Personal information
- Full name: Lope Peña Gómez
- Date of birth: 21 April 1907
- Place of birth: Madrid, Spain
- Date of death: 22 June 1980 (aged 73)
- Position: Midfielder

Senior career*
- Years: Team / Apps / (Gls)
- 1926–1930: Real Madrid / 15 / (0)
- 1930–1931: Racing de Madrid / 10 / (1)
- 1931–1932: Madrid FC
- 1932–1933: Hércules

= Lope Peña =

Spanish footballer (1907–1980)

Lope Peña Gómez (21 April 1907 – 22 June 1980) was a Spanish footballer who played as a midfielder.

==Career==
During Real Madrid's 1927 tour of the Americas, Peña scored eight times, all of them in Mexico, including a hat-trick against Real Club España, two goals against both Club Atlante and Club América, and one goal against Club Asturias.

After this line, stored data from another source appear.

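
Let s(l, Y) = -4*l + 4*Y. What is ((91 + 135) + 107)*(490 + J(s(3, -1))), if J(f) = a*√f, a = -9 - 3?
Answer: 163170 - 15984*I ≈ 1.6317e+5 - 15984.0*I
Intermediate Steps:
a = -12
J(f) = -12*√f
((91 + 135) + 107)*(490 + J(s(3, -1))) = ((91 + 135) + 107)*(490 - 12*√(-4*3 + 4*(-1))) = (226 + 107)*(490 - 12*√(-12 - 4)) = 333*(490 - 48*I) = 163170 - 15984*I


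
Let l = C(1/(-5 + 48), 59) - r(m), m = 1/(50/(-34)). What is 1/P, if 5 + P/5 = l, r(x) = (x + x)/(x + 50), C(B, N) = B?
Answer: -53019/1312000 ≈ -0.040411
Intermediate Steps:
m = -17/25 (m = 1/(50*(-1/34)) = 1/(-25/17) = -17/25 ≈ -0.68000)
r(x) = 2*x/(50 + x) (r(x) = (2*x)/(50 + x) = 2*x/(50 + x))
l = 2695/53019 (l = 1/(-5 + 48) - 2*(-17)/(25*(50 - 17/25)) = 1/43 - 2*(-17)/(25*1233/25) = 1/43 - 2*(-17)*25/(25*1233) = 1/43 - 1*(-34/1233) = 1/43 + 34/1233 = 2695/53019 ≈ 0.050831)
P = -1312000/53019 (P = -25 + 5*(2695/53019) = -25 + 13475/53019 = -1312000/53019 ≈ -24.746)
1/P = 1/(-1312000/53019) = -53019/1312000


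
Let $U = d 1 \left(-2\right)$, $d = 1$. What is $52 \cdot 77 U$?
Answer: $-8008$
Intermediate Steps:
$U = -2$ ($U = 1 \cdot 1 \left(-2\right) = 1 \left(-2\right) = -2$)
$52 \cdot 77 U = 52 \cdot 77 \left(-2\right) = 4004 \left(-2\right) = -8008$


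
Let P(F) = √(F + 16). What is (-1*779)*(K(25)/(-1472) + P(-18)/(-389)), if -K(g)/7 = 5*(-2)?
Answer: 27265/736 + 779*I*√2/389 ≈ 37.045 + 2.8321*I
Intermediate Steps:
K(g) = 70 (K(g) = -35*(-2) = -7*(-10) = 70)
P(F) = √(16 + F)
(-1*779)*(K(25)/(-1472) + P(-18)/(-389)) = (-1*779)*(70/(-1472) + √(16 - 18)/(-389)) = -779*(70*(-1/1472) + √(-2)*(-1/389)) = -779*(-35/736 + (I*√2)*(-1/389)) = -779*(-35/736 - I*√2/389) = 27265/736 + 779*I*√2/389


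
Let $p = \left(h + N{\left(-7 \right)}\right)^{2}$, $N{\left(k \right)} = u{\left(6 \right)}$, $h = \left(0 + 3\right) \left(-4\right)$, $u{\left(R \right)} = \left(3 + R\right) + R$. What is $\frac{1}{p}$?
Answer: $\frac{1}{9} \approx 0.11111$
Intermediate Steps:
$u{\left(R \right)} = 3 + 2 R$
$h = -12$ ($h = 3 \left(-4\right) = -12$)
$N{\left(k \right)} = 15$ ($N{\left(k \right)} = 3 + 2 \cdot 6 = 3 + 12 = 15$)
$p = 9$ ($p = \left(-12 + 15\right)^{2} = 3^{2} = 9$)
$\frac{1}{p} = \frac{1}{9}$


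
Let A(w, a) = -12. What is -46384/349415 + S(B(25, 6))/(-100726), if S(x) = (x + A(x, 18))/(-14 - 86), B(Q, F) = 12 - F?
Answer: -46720957489/351951752900 ≈ -0.13275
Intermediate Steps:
S(x) = 3/25 - x/100 (S(x) = (x - 12)/(-14 - 86) = (-12 + x)/(-100) = (-12 + x)*(-1/100) = 3/25 - x/100)
-46384/349415 + S(B(25, 6))/(-100726) = -46384/349415 + (3/25 - (12 - 1*6)/100)/(-100726) = -46384*1/349415 + (3/25 - (12 - 6)/100)*(-1/100726) = -46384/349415 + (3/25 - 1/100*6)*(-1/100726) = -46384/349415 + (3/25 - 3/50)*(-1/100726) = -46384/349415 + (3/50)*(-1/100726) = -46384/349415 - 3/5036300 = -46720957489/351951752900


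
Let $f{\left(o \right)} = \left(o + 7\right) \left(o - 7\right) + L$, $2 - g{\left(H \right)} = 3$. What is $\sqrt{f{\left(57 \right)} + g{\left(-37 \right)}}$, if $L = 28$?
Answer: $\sqrt{3227} \approx 56.807$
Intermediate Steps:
$g{\left(H \right)} = -1$ ($g{\left(H \right)} = 2 - 3 = -1$)
$f{\left(o \right)} = 28 + \left(-7 + o\right) \left(7 + o\right)$ ($f{\left(o \right)} = \left(o + 7\right) \left(o - 7\right) + 28 = \left(7 + o\right) \left(-7 + o\right) + 28 = \left(-7 + o\right) \left(7 + o\right) + 28 = 28 + \left(-7 + o\right) \left(7 + o\right)$)
$\sqrt{f{\left(57 \right)} + g{\left(-37 \right)}} = \sqrt{\left(-21 + 57^{2}\right) - 1} = \sqrt{\left(-21 + 3249\right) - 1} = \sqrt{3228 - 1} = \sqrt{3227}$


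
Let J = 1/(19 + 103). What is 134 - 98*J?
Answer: 8125/61 ≈ 133.20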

He made a total of 66 appearances for Real Madrid, including 15 in La Liga, as well as winning three Campeonato Regional de Madrid titles.

After joining Racing de Madrid for the 1930–31 Tercera División season, he rejoined Real Madrid (which had been renamed to Madrid FC), where he won the 1931–32 La Liga title. The following season, he returned to the Tercera División with Hércules.